Online Hearing Care

Developers of a home based hearing test, capable of delivering accurate audiograms, how can OHC’s underperforming website better serve it’s audience and provide support through the hearing aid purchase experience?

Project responsibilities

• User Research: Auditing, user journey mapping, site & IA mapping

• UX Design: Wireframing, prototyping, UI design & usability testing

Project context

• Summer 2020 - 3 weeks

• Lead UX/UI designer, working closely with the developer and a content creator

Tools used

• Sketchbook

• Adobe XD

• Adobe Illustrator

• Hive & MS Teams

Cleaning up the journey

Looking at OHC’s existing site shed some light on where problems could be cropping up. Users where typically funnelled towards doing an online hearing test which, if flagged concerns should point them towards the home testing kit and the beginning of a purchase journey with a discount being applied towards a hearing device should they order the test kit.

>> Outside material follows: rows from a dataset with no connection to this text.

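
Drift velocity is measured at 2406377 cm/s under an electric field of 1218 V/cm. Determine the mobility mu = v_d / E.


Step 1: mu = v_d / E
Step 2: mu = 2406377 / 1218
Step 3: mu = 1975.68 cm^2/(V*s)

1975.68


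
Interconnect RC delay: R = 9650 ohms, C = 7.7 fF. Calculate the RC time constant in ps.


Step 1: tau = R * C
Step 2: tau = 9650 * 7.7 fF = 9650 * 7.7e-15 F
Step 3: tau = 7.4305e-11 s = 74.305 ps

74.305


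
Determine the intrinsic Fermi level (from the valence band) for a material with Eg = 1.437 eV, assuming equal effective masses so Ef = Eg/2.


Step 1: For an intrinsic semiconductor, the Fermi level sits at midgap.
Step 2: Ef = Eg / 2 = 1.437 / 2 = 0.7185 eV

0.7185


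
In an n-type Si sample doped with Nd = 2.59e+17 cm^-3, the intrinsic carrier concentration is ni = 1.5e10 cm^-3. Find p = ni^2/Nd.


Step 1: Since Nd >> ni, n ≈ Nd = 2.59e+17 cm^-3
Step 2: p = ni^2 / n = (1.5e10)^2 / 2.59e+17
Step 3: p = 2.25e20 / 2.59e+17 = 8.69e+02 cm^-3

8.69e+02


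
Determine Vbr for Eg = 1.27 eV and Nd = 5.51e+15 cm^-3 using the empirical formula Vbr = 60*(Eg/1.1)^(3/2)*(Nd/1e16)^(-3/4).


Step 1: Eg/1.1 = 1.27/1.1 = 1.154545
Step 2: (Eg/1.1)^1.5 = 1.154545^1.5 = 1.240556
Step 3: (Nd/1e16)^(-0.75) = (0.551)^(-0.75) = 1.563638
Step 4: Vbr = 60 * 1.240556 * 1.563638 = 116.4 V

116.4


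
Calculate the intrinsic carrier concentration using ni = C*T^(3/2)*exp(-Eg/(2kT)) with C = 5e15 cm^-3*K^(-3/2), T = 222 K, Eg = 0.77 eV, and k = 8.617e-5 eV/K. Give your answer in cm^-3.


Step 1: Compute kT = 8.617e-5 * 222 = 0.01912974 eV
Step 2: Exponent = -Eg/(2kT) = -0.77/(2*0.01912974) = -20.12573
Step 3: T^(3/2) = 222^1.5 = 3307.73
Step 4: ni = 5e15 * 3307.73 * exp(-20.12573) = 3.01e+10 cm^-3

3.01e+10


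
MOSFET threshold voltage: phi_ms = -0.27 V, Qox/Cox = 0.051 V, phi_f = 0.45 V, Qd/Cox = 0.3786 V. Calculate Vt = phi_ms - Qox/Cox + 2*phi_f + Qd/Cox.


Step 1: Vt = phi_ms - Qox/Cox + 2*phi_f + Qd/Cox
Step 2: Vt = -0.27 - 0.051 + 2*0.45 + 0.3786
Step 3: Vt = -0.27 - 0.051 + 0.9 + 0.3786
Step 4: Vt = 0.9576 V

0.9576


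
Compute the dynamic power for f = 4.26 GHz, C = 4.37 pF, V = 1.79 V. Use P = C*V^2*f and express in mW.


Step 1: V^2 = 1.79^2 = 3.2041 V^2
Step 2: P = C*V^2*f = 4.37e-12 F * 3.2041 * 4.26e9 Hz
Step 3: P = 5.964816642e-02 W
Step 4: P = 59.648 mW

59.648


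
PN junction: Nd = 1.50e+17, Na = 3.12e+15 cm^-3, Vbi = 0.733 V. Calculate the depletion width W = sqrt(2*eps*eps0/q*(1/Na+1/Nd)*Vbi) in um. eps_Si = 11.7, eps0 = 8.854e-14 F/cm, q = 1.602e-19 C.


Step 1: 1/Na + 1/Nd = 1/3.12e+15 + 1/1.50e+17 = 3.27179e-16
Step 2: 2*eps*eps0/q = 2*11.7*8.854e-14/1.602e-19 = 1.293281e+07
Step 3: W^2 = 1.293281e+07 * 3.27179e-16 * 0.733 = 3.10158e-09
Step 4: W = sqrt(3.10158e-09) = 5.569e-05 cm = 0.5569 um

0.5569


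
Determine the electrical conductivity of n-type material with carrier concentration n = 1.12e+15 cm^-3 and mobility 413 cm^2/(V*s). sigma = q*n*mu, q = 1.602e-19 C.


Step 1: sigma = q * n * mu
Step 2: sigma = 1.602e-19 * 1.12e+15 * 413
Step 3: sigma = 7.410e-02 S/cm

7.410e-02


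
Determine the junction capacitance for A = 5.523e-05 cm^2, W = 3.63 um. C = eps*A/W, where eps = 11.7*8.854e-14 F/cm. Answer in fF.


Step 1: eps_Si = 11.7 * 8.854e-14 = 1.035918e-12 F/cm
Step 2: W in cm = 3.63 * 1e-4 = 3.63e-04 cm
Step 3: C = 1.035918e-12 * 5.523e-05 / 3.63e-04 = 1.576136e-13 F
Step 4: C = 157.61 fF

157.61


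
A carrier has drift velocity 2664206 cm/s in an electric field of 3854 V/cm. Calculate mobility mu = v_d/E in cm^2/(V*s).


Step 1: mu = v_d / E
Step 2: mu = 2664206 / 3854
Step 3: mu = 691.28 cm^2/(V*s)

691.28


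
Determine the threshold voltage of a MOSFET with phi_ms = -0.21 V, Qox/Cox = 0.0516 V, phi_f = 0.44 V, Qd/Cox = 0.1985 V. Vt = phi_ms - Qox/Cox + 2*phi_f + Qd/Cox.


Step 1: Vt = phi_ms - Qox/Cox + 2*phi_f + Qd/Cox
Step 2: Vt = -0.21 - 0.0516 + 2*0.44 + 0.1985
Step 3: Vt = -0.21 - 0.0516 + 0.88 + 0.1985
Step 4: Vt = 0.8169 V

0.8169


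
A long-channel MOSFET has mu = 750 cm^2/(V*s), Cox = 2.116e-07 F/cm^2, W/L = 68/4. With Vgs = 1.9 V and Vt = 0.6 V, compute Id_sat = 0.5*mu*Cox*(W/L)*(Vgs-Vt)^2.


Step 1: Overdrive voltage Vov = Vgs - Vt = 1.9 - 0.6 = 1.3 V
Step 2: W/L = 68/4 = 17
Step 3: Id = 0.5 * 750 * 2.116e-07 * 17 * 1.3^2
Step 4: Id = 2.28e-03 A

2.28e-03


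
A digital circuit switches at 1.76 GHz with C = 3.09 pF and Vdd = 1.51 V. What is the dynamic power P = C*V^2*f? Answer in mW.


Step 1: V^2 = 1.51^2 = 2.2801 V^2
Step 2: P = C*V^2*f = 3.09e-12 F * 2.2801 * 1.76e9 Hz
Step 3: P = 1.240009584e-02 W
Step 4: P = 12.4 mW

12.4


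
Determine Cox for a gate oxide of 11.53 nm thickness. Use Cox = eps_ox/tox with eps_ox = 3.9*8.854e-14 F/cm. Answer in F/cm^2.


Step 1: eps_ox = 3.9 * 8.854e-14 = 3.45306e-13 F/cm
Step 2: tox in cm = 11.53 nm * 1e-7 = 1.1530e-06 cm
Step 3: Cox = 3.45306e-13 / 1.1530e-06 = 2.99e-07 F/cm^2

2.99e-07


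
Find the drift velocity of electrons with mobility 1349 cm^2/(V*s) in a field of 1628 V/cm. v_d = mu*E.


Step 1: v_d = mu * E
Step 2: v_d = 1349 * 1628 = 2196172
Step 3: v_d = 2.20e+06 cm/s

2.20e+06


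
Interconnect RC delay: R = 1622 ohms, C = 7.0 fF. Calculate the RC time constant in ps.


Step 1: tau = R * C
Step 2: tau = 1622 * 7.0 fF = 1622 * 7.0e-15 F
Step 3: tau = 1.1354e-11 s = 11.354 ps

11.354


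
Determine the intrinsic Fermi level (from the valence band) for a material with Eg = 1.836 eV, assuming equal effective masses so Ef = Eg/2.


Step 1: For an intrinsic semiconductor, the Fermi level sits at midgap.
Step 2: Ef = Eg / 2 = 1.836 / 2 = 0.918 eV

0.918


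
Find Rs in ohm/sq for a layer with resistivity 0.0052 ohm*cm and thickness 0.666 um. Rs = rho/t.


Step 1: Convert thickness to cm: t = 0.666 um = 6.6600e-05 cm
Step 2: Rs = rho / t = 0.0052 / 6.6600e-05
Step 3: Rs = 78.1 ohm/sq

78.1


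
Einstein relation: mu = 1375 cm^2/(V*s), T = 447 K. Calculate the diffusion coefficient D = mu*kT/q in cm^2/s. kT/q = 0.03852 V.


Step 1: D = mu * (kT/q)
Step 2: D = 1375 * 0.03852
Step 3: D = 52.97 cm^2/s

52.97


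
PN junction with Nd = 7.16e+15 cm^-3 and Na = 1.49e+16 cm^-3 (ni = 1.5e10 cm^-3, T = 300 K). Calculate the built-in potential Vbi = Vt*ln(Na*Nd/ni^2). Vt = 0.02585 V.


Step 1: Compute Na*Nd/ni^2 = 1.49e+16 * 7.16e+15 / (1.5e10)^2 = 4.7415e+11
Step 2: ln(4.7415e+11) = 26.8848
Step 3: Vbi = 0.02585 * 26.8848 = 0.695 V

0.695


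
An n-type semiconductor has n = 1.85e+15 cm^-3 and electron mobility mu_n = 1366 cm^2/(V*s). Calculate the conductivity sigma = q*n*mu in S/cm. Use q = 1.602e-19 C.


Step 1: sigma = q * n * mu
Step 2: sigma = 1.602e-19 * 1.85e+15 * 1366
Step 3: sigma = 4.048e-01 S/cm

4.048e-01


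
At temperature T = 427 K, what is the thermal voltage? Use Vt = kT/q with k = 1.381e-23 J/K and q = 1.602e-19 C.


Step 1: kT = 1.381e-23 * 427 = 5.89687e-21 J
Step 2: Vt = kT/q = 5.89687e-21 / 1.602e-19
Step 3: Vt = 0.03681 V

0.03681


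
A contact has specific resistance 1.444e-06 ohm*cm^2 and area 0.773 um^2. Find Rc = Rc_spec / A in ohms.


Step 1: Convert area to cm^2: 0.773 um^2 = 7.7300e-09 cm^2
Step 2: Rc = Rc_spec / A = 1.444e-06 / 7.7300e-09
Step 3: Rc = 1.87e+02 ohms

1.87e+02


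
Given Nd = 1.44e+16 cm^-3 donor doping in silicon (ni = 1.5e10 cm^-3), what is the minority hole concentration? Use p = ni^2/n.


Step 1: Since Nd >> ni, n ≈ Nd = 1.44e+16 cm^-3
Step 2: p = ni^2 / n = (1.5e10)^2 / 1.44e+16
Step 3: p = 2.25e20 / 1.44e+16 = 1.56e+04 cm^-3

1.56e+04


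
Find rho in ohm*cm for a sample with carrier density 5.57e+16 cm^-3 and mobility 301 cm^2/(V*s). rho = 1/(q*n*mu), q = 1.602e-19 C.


Step 1: sigma = q * n * mu = 1.602e-19 * 5.57e+16 * 301 = 2.68587e+00 S/cm
Step 2: rho = 1 / sigma = 1 / 2.68587e+00 = 0.3723 ohm*cm

0.3723


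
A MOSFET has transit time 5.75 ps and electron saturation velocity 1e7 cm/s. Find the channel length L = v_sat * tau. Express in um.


Step 1: tau in seconds = 5.75 ps * 1e-12 = 5.7500e-12 s
Step 2: L = v_sat * tau = 1e7 * 5.7500e-12 = 5.7500e-05 cm
Step 3: L in um = 5.7500e-05 * 1e4 = 0.575 um

0.575


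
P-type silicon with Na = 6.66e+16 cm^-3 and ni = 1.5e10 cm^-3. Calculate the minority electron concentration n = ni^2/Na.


Step 1: Majority hole concentration p ≈ Na = 6.66e+16 cm^-3
Step 2: n = ni^2 / Na = (1.5e10)^2 / 6.66e+16
Step 3: n = 3.38e+03 cm^-3

3.38e+03


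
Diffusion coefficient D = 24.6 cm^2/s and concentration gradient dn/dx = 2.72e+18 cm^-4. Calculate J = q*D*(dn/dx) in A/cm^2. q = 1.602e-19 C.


Step 1: J = q * D * (dn/dx)
Step 2: J = 1.602e-19 * 24.6 * 2.72e+18
Step 3: J = 1.07e+01 A/cm^2

1.07e+01


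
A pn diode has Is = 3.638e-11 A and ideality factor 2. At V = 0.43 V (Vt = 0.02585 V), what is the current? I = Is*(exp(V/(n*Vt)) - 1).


Step 1: V/(n*Vt) = 0.43/(2*0.02585) = 8.3172
Step 2: exp(8.3172) = 4.0937e+03
Step 3: I = 3.638e-11 * (4.0937e+03 - 1) = 1.49e-07 A

1.49e-07


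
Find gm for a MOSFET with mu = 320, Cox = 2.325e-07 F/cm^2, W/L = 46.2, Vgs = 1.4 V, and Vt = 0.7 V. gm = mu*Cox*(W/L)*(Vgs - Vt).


Step 1: Vov = Vgs - Vt = 1.4 - 0.7 = 0.7 V
Step 2: gm = mu * Cox * (W/L) * Vov
Step 3: gm = 320 * 2.325e-07 * 46.2 * 0.7 = 2.41e-03 S

2.41e-03


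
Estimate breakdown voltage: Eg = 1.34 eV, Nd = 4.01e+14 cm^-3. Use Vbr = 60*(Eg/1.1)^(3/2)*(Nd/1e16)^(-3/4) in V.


Step 1: Eg/1.1 = 1.34/1.1 = 1.218182
Step 2: (Eg/1.1)^1.5 = 1.218182^1.5 = 1.344523
Step 3: (Nd/1e16)^(-0.75) = (0.0401)^(-0.75) = 11.159423
Step 4: Vbr = 60 * 1.344523 * 11.159423 = 900.2 V

900.2


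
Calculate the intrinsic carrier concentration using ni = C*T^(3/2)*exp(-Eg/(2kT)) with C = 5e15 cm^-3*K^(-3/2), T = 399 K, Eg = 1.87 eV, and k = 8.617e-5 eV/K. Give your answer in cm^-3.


Step 1: Compute kT = 8.617e-5 * 399 = 0.03438183 eV
Step 2: Exponent = -Eg/(2kT) = -1.87/(2*0.03438183) = -27.19460
Step 3: T^(3/2) = 399^1.5 = 7970.02
Step 4: ni = 5e15 * 7970.02 * exp(-27.19460) = 6.17e+07 cm^-3

6.17e+07


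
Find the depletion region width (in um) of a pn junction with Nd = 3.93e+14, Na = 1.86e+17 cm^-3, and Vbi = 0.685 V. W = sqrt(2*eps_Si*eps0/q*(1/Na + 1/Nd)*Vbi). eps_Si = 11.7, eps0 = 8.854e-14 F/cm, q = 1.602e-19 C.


Step 1: 1/Na + 1/Nd = 1/1.86e+17 + 1/3.93e+14 = 2.54991e-15
Step 2: 2*eps*eps0/q = 2*11.7*8.854e-14/1.602e-19 = 1.293281e+07
Step 3: W^2 = 1.293281e+07 * 2.54991e-15 * 0.685 = 2.25896e-08
Step 4: W = sqrt(2.25896e-08) = 1.503e-04 cm = 1.503 um

1.503


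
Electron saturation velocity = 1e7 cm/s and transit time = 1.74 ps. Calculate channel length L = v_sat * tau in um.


Step 1: tau in seconds = 1.74 ps * 1e-12 = 1.7400e-12 s
Step 2: L = v_sat * tau = 1e7 * 1.7400e-12 = 1.7400e-05 cm
Step 3: L in um = 1.7400e-05 * 1e4 = 0.174 um

0.174


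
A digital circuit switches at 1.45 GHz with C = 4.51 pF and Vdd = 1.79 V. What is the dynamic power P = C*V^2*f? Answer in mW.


Step 1: V^2 = 1.79^2 = 3.2041 V^2
Step 2: P = C*V^2*f = 4.51e-12 F * 3.2041 * 1.45e9 Hz
Step 3: P = 2.095321195e-02 W
Step 4: P = 20.953 mW

20.953


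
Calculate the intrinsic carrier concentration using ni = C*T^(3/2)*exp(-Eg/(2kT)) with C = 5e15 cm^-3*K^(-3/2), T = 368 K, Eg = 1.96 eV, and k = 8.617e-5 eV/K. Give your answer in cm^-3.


Step 1: Compute kT = 8.617e-5 * 368 = 0.03171056 eV
Step 2: Exponent = -Eg/(2kT) = -1.96/(2*0.03171056) = -30.90453
Step 3: T^(3/2) = 368^1.5 = 7059.46
Step 4: ni = 5e15 * 7059.46 * exp(-30.90453) = 1.34e+06 cm^-3

1.34e+06


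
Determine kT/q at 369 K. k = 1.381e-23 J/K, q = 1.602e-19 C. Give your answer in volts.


Step 1: kT = 1.381e-23 * 369 = 5.09589e-21 J
Step 2: Vt = kT/q = 5.09589e-21 / 1.602e-19
Step 3: Vt = 0.03181 V

0.03181


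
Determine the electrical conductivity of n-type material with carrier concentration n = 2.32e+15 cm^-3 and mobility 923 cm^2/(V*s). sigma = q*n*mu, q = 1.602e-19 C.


Step 1: sigma = q * n * mu
Step 2: sigma = 1.602e-19 * 2.32e+15 * 923
Step 3: sigma = 3.430e-01 S/cm

3.430e-01


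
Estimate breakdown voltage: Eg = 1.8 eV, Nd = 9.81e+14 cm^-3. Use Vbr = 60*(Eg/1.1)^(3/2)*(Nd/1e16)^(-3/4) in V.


Step 1: Eg/1.1 = 1.8/1.1 = 1.636364
Step 2: (Eg/1.1)^1.5 = 1.636364^1.5 = 2.093244
Step 3: (Nd/1e16)^(-0.75) = (0.0981)^(-0.75) = 5.704903
Step 4: Vbr = 60 * 2.093244 * 5.704903 = 716.5 V

716.5


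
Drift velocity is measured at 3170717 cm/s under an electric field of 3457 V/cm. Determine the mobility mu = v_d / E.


Step 1: mu = v_d / E
Step 2: mu = 3170717 / 3457
Step 3: mu = 917.19 cm^2/(V*s)

917.19


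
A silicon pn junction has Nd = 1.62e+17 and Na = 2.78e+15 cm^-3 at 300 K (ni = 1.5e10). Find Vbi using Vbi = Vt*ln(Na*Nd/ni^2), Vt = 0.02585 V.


Step 1: Compute Na*Nd/ni^2 = 2.78e+15 * 1.62e+17 / (1.5e10)^2 = 2.0016e+12
Step 2: ln(2.0016e+12) = 28.3250
Step 3: Vbi = 0.02585 * 28.3250 = 0.732 V

0.732


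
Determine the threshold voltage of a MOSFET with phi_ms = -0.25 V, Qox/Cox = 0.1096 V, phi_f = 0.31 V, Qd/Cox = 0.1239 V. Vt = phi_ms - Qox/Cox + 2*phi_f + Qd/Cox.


Step 1: Vt = phi_ms - Qox/Cox + 2*phi_f + Qd/Cox
Step 2: Vt = -0.25 - 0.1096 + 2*0.31 + 0.1239
Step 3: Vt = -0.25 - 0.1096 + 0.62 + 0.1239
Step 4: Vt = 0.3843 V

0.3843


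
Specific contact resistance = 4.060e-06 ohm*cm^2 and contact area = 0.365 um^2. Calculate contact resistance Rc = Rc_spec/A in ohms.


Step 1: Convert area to cm^2: 0.365 um^2 = 3.6500e-09 cm^2
Step 2: Rc = Rc_spec / A = 4.060e-06 / 3.6500e-09
Step 3: Rc = 1.11e+03 ohms

1.11e+03


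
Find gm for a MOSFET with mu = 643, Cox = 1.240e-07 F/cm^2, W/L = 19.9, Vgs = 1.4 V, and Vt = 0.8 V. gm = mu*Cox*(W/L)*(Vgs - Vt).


Step 1: Vov = Vgs - Vt = 1.4 - 0.8 = 0.6 V
Step 2: gm = mu * Cox * (W/L) * Vov
Step 3: gm = 643 * 1.240e-07 * 19.9 * 0.6 = 9.52e-04 S

9.52e-04


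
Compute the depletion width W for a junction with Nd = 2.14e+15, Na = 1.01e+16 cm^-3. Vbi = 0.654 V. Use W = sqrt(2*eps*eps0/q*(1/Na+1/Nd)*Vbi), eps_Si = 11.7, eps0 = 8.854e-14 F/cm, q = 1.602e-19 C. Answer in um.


Step 1: 1/Na + 1/Nd = 1/1.01e+16 + 1/2.14e+15 = 5.66300e-16
Step 2: 2*eps*eps0/q = 2*11.7*8.854e-14/1.602e-19 = 1.293281e+07
Step 3: W^2 = 1.293281e+07 * 5.66300e-16 * 0.654 = 4.78980e-09
Step 4: W = sqrt(4.78980e-09) = 6.921e-05 cm = 0.6921 um

0.6921


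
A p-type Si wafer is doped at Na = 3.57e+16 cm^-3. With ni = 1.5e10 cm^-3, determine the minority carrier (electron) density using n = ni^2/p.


Step 1: Majority hole concentration p ≈ Na = 3.57e+16 cm^-3
Step 2: n = ni^2 / Na = (1.5e10)^2 / 3.57e+16
Step 3: n = 6.30e+03 cm^-3

6.30e+03


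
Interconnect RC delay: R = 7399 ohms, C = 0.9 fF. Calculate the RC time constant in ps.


Step 1: tau = R * C
Step 2: tau = 7399 * 0.9 fF = 7399 * 9.0e-16 F
Step 3: tau = 6.6591e-12 s = 6.6591 ps

6.6591


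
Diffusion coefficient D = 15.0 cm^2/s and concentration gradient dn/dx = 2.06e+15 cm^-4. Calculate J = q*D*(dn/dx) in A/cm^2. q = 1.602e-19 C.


Step 1: J = q * D * (dn/dx)
Step 2: J = 1.602e-19 * 15.0 * 2.06e+15
Step 3: J = 4.95e-03 A/cm^2

4.95e-03


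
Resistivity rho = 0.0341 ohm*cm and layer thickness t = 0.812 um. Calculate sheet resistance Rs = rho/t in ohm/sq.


Step 1: Convert thickness to cm: t = 0.812 um = 8.1200e-05 cm
Step 2: Rs = rho / t = 0.0341 / 8.1200e-05
Step 3: Rs = 420.0 ohm/sq

420.0


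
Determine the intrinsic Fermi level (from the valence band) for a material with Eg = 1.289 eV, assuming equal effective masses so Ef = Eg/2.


Step 1: For an intrinsic semiconductor, the Fermi level sits at midgap.
Step 2: Ef = Eg / 2 = 1.289 / 2 = 0.6445 eV

0.6445


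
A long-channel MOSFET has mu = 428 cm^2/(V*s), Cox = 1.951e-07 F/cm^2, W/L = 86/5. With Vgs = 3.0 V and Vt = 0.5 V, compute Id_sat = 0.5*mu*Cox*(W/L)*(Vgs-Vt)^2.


Step 1: Overdrive voltage Vov = Vgs - Vt = 3.0 - 0.5 = 2.5 V
Step 2: W/L = 86/5 = 17.2
Step 3: Id = 0.5 * 428 * 1.951e-07 * 17.2 * 2.5^2
Step 4: Id = 4.49e-03 A

4.49e-03


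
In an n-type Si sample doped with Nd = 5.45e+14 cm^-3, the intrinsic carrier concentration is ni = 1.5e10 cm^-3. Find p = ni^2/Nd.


Step 1: Since Nd >> ni, n ≈ Nd = 5.45e+14 cm^-3
Step 2: p = ni^2 / n = (1.5e10)^2 / 5.45e+14
Step 3: p = 2.25e20 / 5.45e+14 = 4.13e+05 cm^-3

4.13e+05


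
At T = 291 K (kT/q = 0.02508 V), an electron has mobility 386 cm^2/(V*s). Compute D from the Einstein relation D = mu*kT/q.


Step 1: D = mu * (kT/q)
Step 2: D = 386 * 0.02508
Step 3: D = 9.68 cm^2/s

9.68


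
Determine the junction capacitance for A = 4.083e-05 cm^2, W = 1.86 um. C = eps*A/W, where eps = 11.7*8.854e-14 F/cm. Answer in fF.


Step 1: eps_Si = 11.7 * 8.854e-14 = 1.035918e-12 F/cm
Step 2: W in cm = 1.86 * 1e-4 = 1.86e-04 cm
Step 3: C = 1.035918e-12 * 4.083e-05 / 1.86e-04 = 2.274007e-13 F
Step 4: C = 227.4 fF

227.4


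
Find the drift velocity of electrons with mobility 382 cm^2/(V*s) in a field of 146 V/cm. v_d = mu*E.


Step 1: v_d = mu * E
Step 2: v_d = 382 * 146 = 55772
Step 3: v_d = 5.58e+04 cm/s

5.58e+04


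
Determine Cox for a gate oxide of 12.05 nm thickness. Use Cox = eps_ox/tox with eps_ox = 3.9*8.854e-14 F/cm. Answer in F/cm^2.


Step 1: eps_ox = 3.9 * 8.854e-14 = 3.45306e-13 F/cm
Step 2: tox in cm = 12.05 nm * 1e-7 = 1.2050e-06 cm
Step 3: Cox = 3.45306e-13 / 1.2050e-06 = 2.87e-07 F/cm^2

2.87e-07


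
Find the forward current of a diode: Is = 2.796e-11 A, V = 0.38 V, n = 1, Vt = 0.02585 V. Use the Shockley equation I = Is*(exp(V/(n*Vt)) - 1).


Step 1: V/(n*Vt) = 0.38/(1*0.02585) = 14.7002
Step 2: exp(14.7002) = 2.4222e+06
Step 3: I = 2.796e-11 * (2.4222e+06 - 1) = 6.77e-05 A

6.77e-05


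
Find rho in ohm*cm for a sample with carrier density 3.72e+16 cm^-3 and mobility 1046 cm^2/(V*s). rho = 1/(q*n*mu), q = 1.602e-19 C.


Step 1: sigma = q * n * mu = 1.602e-19 * 3.72e+16 * 1046 = 6.23357e+00 S/cm
Step 2: rho = 1 / sigma = 1 / 6.23357e+00 = 0.1604 ohm*cm

0.1604


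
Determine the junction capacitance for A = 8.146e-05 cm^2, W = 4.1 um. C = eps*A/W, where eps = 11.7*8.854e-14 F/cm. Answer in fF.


Step 1: eps_Si = 11.7 * 8.854e-14 = 1.035918e-12 F/cm
Step 2: W in cm = 4.1 * 1e-4 = 4.10e-04 cm
Step 3: C = 1.035918e-12 * 8.146e-05 / 4.10e-04 = 2.058192e-13 F
Step 4: C = 205.82 fF

205.82


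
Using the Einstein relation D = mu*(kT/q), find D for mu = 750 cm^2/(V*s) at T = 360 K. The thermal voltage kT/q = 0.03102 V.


Step 1: D = mu * (kT/q)
Step 2: D = 750 * 0.03102
Step 3: D = 23.27 cm^2/s

23.27


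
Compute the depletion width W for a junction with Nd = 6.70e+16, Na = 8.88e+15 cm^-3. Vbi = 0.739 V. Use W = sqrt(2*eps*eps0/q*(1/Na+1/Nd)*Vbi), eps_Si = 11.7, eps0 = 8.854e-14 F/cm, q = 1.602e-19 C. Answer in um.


Step 1: 1/Na + 1/Nd = 1/8.88e+15 + 1/6.70e+16 = 1.27538e-16
Step 2: 2*eps*eps0/q = 2*11.7*8.854e-14/1.602e-19 = 1.293281e+07
Step 3: W^2 = 1.293281e+07 * 1.27538e-16 * 0.739 = 1.21892e-09
Step 4: W = sqrt(1.21892e-09) = 3.491e-05 cm = 0.3491 um

0.3491


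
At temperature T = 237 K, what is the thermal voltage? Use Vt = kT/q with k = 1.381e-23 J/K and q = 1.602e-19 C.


Step 1: kT = 1.381e-23 * 237 = 3.27297e-21 J
Step 2: Vt = kT/q = 3.27297e-21 / 1.602e-19
Step 3: Vt = 0.02043 V

0.02043


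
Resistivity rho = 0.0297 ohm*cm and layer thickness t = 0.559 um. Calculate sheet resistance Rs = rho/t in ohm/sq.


Step 1: Convert thickness to cm: t = 0.559 um = 5.5900e-05 cm
Step 2: Rs = rho / t = 0.0297 / 5.5900e-05
Step 3: Rs = 531.3 ohm/sq

531.3


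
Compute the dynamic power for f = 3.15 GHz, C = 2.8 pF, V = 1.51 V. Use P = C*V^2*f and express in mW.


Step 1: V^2 = 1.51^2 = 2.2801 V^2
Step 2: P = C*V^2*f = 2.8e-12 F * 2.2801 * 3.15e9 Hz
Step 3: P = 2.0110482e-02 W
Step 4: P = 20.11 mW

20.11


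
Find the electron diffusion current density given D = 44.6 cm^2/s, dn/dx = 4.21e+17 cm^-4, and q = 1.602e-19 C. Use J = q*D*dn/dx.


Step 1: J = q * D * (dn/dx)
Step 2: J = 1.602e-19 * 44.6 * 4.21e+17
Step 3: J = 3.01e+00 A/cm^2

3.01e+00


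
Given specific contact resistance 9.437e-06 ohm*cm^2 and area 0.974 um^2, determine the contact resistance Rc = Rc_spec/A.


Step 1: Convert area to cm^2: 0.974 um^2 = 9.7400e-09 cm^2
Step 2: Rc = Rc_spec / A = 9.437e-06 / 9.7400e-09
Step 3: Rc = 9.69e+02 ohms

9.69e+02


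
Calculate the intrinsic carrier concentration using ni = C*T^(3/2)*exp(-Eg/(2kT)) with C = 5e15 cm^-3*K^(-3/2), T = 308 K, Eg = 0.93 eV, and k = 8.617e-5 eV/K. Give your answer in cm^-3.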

It wasn’t working that way in practise though, upon completing the online test user’s where getting lost on the site and failing to complete purchases. I reworked the site map based on some common user journeys created to cover the various pathways available, refocusing the site, creating a more obvious structure to where content lived and ensuring that ordering a home test kit - as that marked the first step of their purchasing journey - was accessible, easy and felt reliable/reputable from the moment they landed.

Brand update

As a designer that cut his teeth designing primarily for print - before apps even existed - how colour is used across a design, a product or whatever has always drawn my interest. The brand guidelines had room for a lot of complimentary colours that didn’t have enough contrast between them to work together. This wasn’t a rebranding exercise, but I decided that it was important to add a little more diversity into the colour pallet, adding a supporting colour of beige (#F4F4EC) that worked with the existing light and dark blues and remove the magenta altogether as it was only serving as something that was difficult to read.



I took this a step further and decided to replace Kumbh Sans and Montserrat with the Google font, Poppins. Going with a clean, unfussy approach to the site’s typography reducing text styles across the entire site.